What's on the Wall Street Journal's wish list this holiday season? A real e-commerce business.
Wall Street Journal's Shoppable Gift Guide a New Start for E-Commerce Push
As a start, the Journal this week opened a shoppable holiday gift guide in the WSJ Select section of its site,
where it plans to center future commerce initiatives from the paper.
"The release of the gift guide is really the new beginning of a more-concerted effort to develop additional revenue streams around commerce," said Alisa Bowen, the chief product officer at Wall Street Journal parent company Dow Jones. "We're looking to build on the success we hopefully have this holiday season to develop merchandising that lives beyond the holiday season."
The Journal already runs some e-commerce programs, such as a mail-order wine business and a partnership with Gilt City to sell higher-end daily deal-type offerings. In recent years, it also killed off its branded merchandise business, which sold items such as mugs that carried the Wall Street Journal brand name. But now the Journal is trying its hand at merchandising goods from outside retail brands that it feels will be attractive to the Wall Street Journal reader.
Curating lists of holiday gifts has been a longtime go-to for magazine and newspaper publishers, but their shopping guides still often send readers off the media property to a retailer's site to buy. A GQ 2012 Gift Guide, for example, links out to sites from companies such as Phaidon, Starbucks and Walmart.

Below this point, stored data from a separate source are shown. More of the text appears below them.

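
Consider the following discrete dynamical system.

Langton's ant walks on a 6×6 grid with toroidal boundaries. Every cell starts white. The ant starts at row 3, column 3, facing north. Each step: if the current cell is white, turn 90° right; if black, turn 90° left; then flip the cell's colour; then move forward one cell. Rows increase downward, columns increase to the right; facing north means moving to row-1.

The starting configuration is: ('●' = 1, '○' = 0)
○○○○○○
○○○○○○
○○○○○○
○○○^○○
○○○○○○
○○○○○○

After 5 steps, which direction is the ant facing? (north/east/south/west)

west

k=0  ○○○○○○
○○○○○○
○○○○○○
○○○^○○
○○○○○○
○○○○○○
k=1  ○○○○○○
○○○○○○
○○○○○○
○○○●>○
○○○○○○
○○○○○○
k=2  ○○○○○○
○○○○○○
○○○○○○
○○○●●○
○○○○v○
○○○○○○
k=3  ○○○○○○
○○○○○○
○○○○○○
○○○●●○
○○○<●○
○○○○○○
k=4  ○○○○○○
○○○○○○
○○○○○○
○○○^●○
○○○●●○
○○○○○○
k=5  ○○○○○○
○○○○○○
○○○○○○
○○<○●○
○○○●●○
○○○○○○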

The same goes for a travel-themed gift guide at The New York Times.
But the Journal's version allows readers to purchase the gifts -- which range from a $2,900 Tag Heuer watch to a $19.95 book about home-brewing beer -- directly from WSJ Select. Customers can add products from participating retailers, which include Nordstrom, Best Buy and Italian e-tailer Yoox, to a single shopping cart and pay for them all with one payment.
"We're trying to make it as seamless as possible," Ms. Bowen said. "The level of friction with completing a transaction online is still really high."
To make that technologically feasible, the Journal is working with a New York City startup called 72Lux, which started out as a consumer-facing website but has since shifted its focus to selling software-as-a-service subscriptions to publishers that want to enable multi-retailer shopping experiences. The startup charges publishers a software licensing fee and then takes a cut of the goods sold through the publisher. Publishers, of course, get a commission from the retailers for the items they sell.
"The front end of how a publisher uses our technology is really up to them," said Heather Marie, 72Lux's 28-year-old CEO. "We are the software that sits behind the site and lets them create any form of content that is shoppable."
Harper's Bazaar recently introduced a full-shoppable online store called ShopBazaar, which was built by Something Digital using Magento, an open-source commerce platform.
One challenge for the Journal going forward, along with the many other media companies trying to make a commerce push, is to give readers a reason to purchase items through them rather than traditional retailers or e-tailers. After all, what gives a publisher like the Journal the credibility to get into commerce at all?
"For the last two or three years, we've made a heavy push into lifestyle content with the expansion of the Weekend Journal, the Off Duty section, the luxury real-estate section, and of course the WSJ Magazine," Ms. Bowen said. "Each of those initiatives helped propel our position in consumers' minds as being about much more than just business and finance."
The Journal is publicizing the gift guide on its home page with a "Gift Guide" tab along the top header that 's highlighted in red and adorned with an image of a red gift tag. The Journal will also market the gift guide through its social-media accounts.
For now, the "shoppable" holiday gift guide and future ones that the Journal hopes to run for Valentine's Day and Mother 's Day, are curated and managed completely by the business side of the company, according to Ms. Bowen. The GQ and New York Times guides mentioned above are written by editorial staffers.
That, however, could change. Going forward, there's a good chance Journal readers will at some point have the opportunity to buy a product directly from an editorial post. Ms. Bowen said the company is discussing ways to build shopping experiences into so-called "evergreen" editorial work or archived editorial content -- in a way that protects its editorial integrity and avoids giving readers the impression that anything was written just for a chance to sell a certain product. "It's really important that we maintain the boundaries between church and state," Ms. Bowen said.
"Perhaps we only do it a certain number of days or weeks after the content is published," she added. "We haven't exactly decided what's best. It's a work in progress."
UPDATE: After publication of this article, The Wall Street Journal took additional steps to make it very, very clear that the new gift guide has no connection with its editorial staff. The Journal added the word "Promotion" above the "Gift Guide" tag on the homepage. And, atop the WSJ Selection section, it has added the following disclaimer in red: "WSJ SELECT is operated independently of The Wall Street Journal news department."